The controversial truck stop proposals have been subject to a lengthy and costly planning battle. Planning Democracy said this raised “serious questions” about Scotland’s planning system.

The Ferret reported in December that council planning officials warned the lorry park would breach nine policies in the council’s local development plan, such as impacting the environment and greenbelt, and not supporting town centres.

They concluded there was no need for a local roadside service station and noted the development had been rejected from the 2014 and 2018 local development plans.

Kinbuck Community Group and Dunblane Community Council opposed the development on similar grounds, while 99 local objections were raised. The bid was approved when Conservative councillors, who made up a majority of the planning panel, backed the development, citing potential economic benefits.
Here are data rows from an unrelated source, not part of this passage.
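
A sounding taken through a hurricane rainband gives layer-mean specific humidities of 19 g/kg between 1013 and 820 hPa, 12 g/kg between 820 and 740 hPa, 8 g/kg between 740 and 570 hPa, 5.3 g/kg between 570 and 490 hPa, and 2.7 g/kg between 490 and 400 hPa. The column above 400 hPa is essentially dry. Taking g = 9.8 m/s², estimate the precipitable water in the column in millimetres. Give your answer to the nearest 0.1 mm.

PW ≈ 67.9 mm

Precipitable water is the column-integrated vapour mass per unit area: PW = (1/g) Σ q̄ Δp, with q in kg/kg and Δp in Pa (1 kg/m² of water = 1 mm).
Layer 1013–820 hPa: Δp = 193 hPa = 19300 Pa, q̄ = 0.019 kg/kg → 0.019 × 19300 / 9.8 = 37.42 mm
Layer 820–740 hPa: Δp = 80 hPa = 8000 Pa, q̄ = 0.012 kg/kg → 0.012 × 8000 / 9.8 = 9.80 mm
Layer 740–570 hPa: Δp = 170 hPa = 17000 Pa, q̄ = 0.008 kg/kg → 0.008 × 17000 / 9.8 = 13.88 mm
Layer 570–490 hPa: Δp = 80 hPa = 8000 Pa, q̄ = 0.0053 kg/kg → 0.0053 × 8000 / 9.8 = 4.33 mm
Layer 490–400 hPa: Δp = 90 hPa = 9000 Pa, q̄ = 0.0027 kg/kg → 0.0027 × 9000 / 9.8 = 2.48 mm
PW = 37.42 + 9.80 + 13.88 + 4.33 + 2.48 = 67.91 ≈ 67.9 mm.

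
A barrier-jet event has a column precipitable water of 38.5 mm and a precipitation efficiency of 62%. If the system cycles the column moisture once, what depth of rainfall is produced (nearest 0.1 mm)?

Rainfall = ε × PW = 0.62 × 38.5 = 23.9 mm.

rainfall ≈ 23.9 mm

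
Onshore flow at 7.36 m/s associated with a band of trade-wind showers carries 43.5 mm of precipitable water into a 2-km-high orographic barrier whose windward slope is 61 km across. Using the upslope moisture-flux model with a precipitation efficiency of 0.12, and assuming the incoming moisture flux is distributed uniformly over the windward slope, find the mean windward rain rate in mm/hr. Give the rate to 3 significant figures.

Incoming column moisture flux per unit ridge length: F = V × PW = 7.36 × 43.5 = 320.16 mm·m/s.
Spread over the 61 km slope with efficiency ε = 0.12: R = ε·F/W = 0.12 × 320.16 / 61000 m = 6.298e-04 mm/s.
R = 6.298e-04 × 3600 = 2.27 mm/hr.

R ≈ 2.27 mm/hr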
Local residents challenged the decision successfully in a February 2021 judicial review in the Court of Session. The council did not fight the case or challenge the court’s decision. Residents were awarded legal costs, which were covered by taxpayer cash.

The bid returned to the planning panel in September 2021, with all councillors voting against the proposals. Now, GB Grove’s appeal will put the development’s future in the hands of the government, who will decide whether it goes ahead.
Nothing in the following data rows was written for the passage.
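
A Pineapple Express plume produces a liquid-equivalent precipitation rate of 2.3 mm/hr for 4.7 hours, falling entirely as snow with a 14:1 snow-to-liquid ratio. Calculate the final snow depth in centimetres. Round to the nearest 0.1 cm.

Liquid-equivalent depth = 2.3 × 4.7 = 10.81 mm.
Snow depth = 10.81 mm × 14 = 151.34 mm = 15.1 cm.

snow depth ≈ 15.1 cm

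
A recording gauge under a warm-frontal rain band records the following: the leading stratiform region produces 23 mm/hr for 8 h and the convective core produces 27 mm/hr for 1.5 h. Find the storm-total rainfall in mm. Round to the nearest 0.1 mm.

Total = Σ Rᵢ Δtᵢ = 23 × 8 + 27 × 1.5
      = 184 + 40.5 = 224.5 mm.

total ≈ 224.5 mm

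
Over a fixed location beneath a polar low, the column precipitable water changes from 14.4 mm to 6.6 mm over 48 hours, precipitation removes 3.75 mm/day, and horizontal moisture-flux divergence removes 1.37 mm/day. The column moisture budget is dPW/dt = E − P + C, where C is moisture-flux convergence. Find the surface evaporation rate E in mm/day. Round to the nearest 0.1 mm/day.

dPW/dt = (6.6 − 14.4) mm / (48/24 day) = -3.900 mm/day.
E = dPW/dt + P − C = (-3.900) + 3.75 − (-1.37) = 1.2 mm/day.

E ≈ 1.2 mm/day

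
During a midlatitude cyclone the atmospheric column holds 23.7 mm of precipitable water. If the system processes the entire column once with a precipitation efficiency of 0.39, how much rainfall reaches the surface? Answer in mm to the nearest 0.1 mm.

Rainfall = ε × PW = 0.39 × 23.7 = 9.2 mm.

rainfall ≈ 9.2 mm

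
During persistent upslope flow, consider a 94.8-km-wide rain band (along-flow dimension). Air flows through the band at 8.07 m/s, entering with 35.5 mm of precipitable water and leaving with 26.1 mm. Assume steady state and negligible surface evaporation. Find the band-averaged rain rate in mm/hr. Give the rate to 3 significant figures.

R ≈ 2.88 mm/hr

Column moisture flux per unit crosswind length is F = V × PW.
Inflow: F_in = 8.07 × 35.5 = 286.485 mm·m/s
Outflow: F_out = 8.07 × 26.1 = 210.627 mm·m/s
Steady-state rate R = (F_in − F_out)/L = (286.485 − 210.627) / 94800 m = 8.002e-04 mm/s.
R = 8.002e-04 × 3600 = 2.88 mm/hr.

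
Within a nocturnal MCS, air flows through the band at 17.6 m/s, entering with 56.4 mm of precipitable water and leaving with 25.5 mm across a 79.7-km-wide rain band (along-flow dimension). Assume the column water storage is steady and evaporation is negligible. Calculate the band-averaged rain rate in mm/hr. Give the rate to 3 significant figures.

R ≈ 24.6 mm/hr

Column moisture flux per unit crosswind length is F = V × PW.
Inflow: F_in = 17.6 × 56.4 = 992.64 mm·m/s
Outflow: F_out = 17.6 × 25.5 = 448.8 mm·m/s
Steady-state rate R = (F_in − F_out)/L = (992.64 − 448.8) / 79700 m = 6.824e-03 mm/s.
R = 6.824e-03 × 3600 = 24.6 mm/hr.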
An appeal statement by the project’s agent, Graham + Sibbald, argued that the council did not properly take into account the merits of the project, which it claimed would meet the government’s definition of a “sustainable development”.

Construction requirements would create about 54 local jobs and Tayside and central Scotland are in need of overnight lorry facilities, claimed Kerri McGuire, partner.

The inclusion of electric vehicle charging points at the lorry park would support the government’s aspiration to make the A9 an ‘Electric Highway’, she added.

McGuire did not respond to our request to comment.

Local Green councillor, Alasdair Tollemache, said the “unwelcome development” was “turned down by the planning panel at the second attempt following consistent recommendations from officers to reject.”

He added: “There is a big concern over road safety being a development adjacent to the A9.”

Photo Credit: Ailsa Gray

Update: We edited this article at 16:56 on 19 January to remove an incorrect claim that councillor Tollemache was a member of Stirling Council’s planning panel.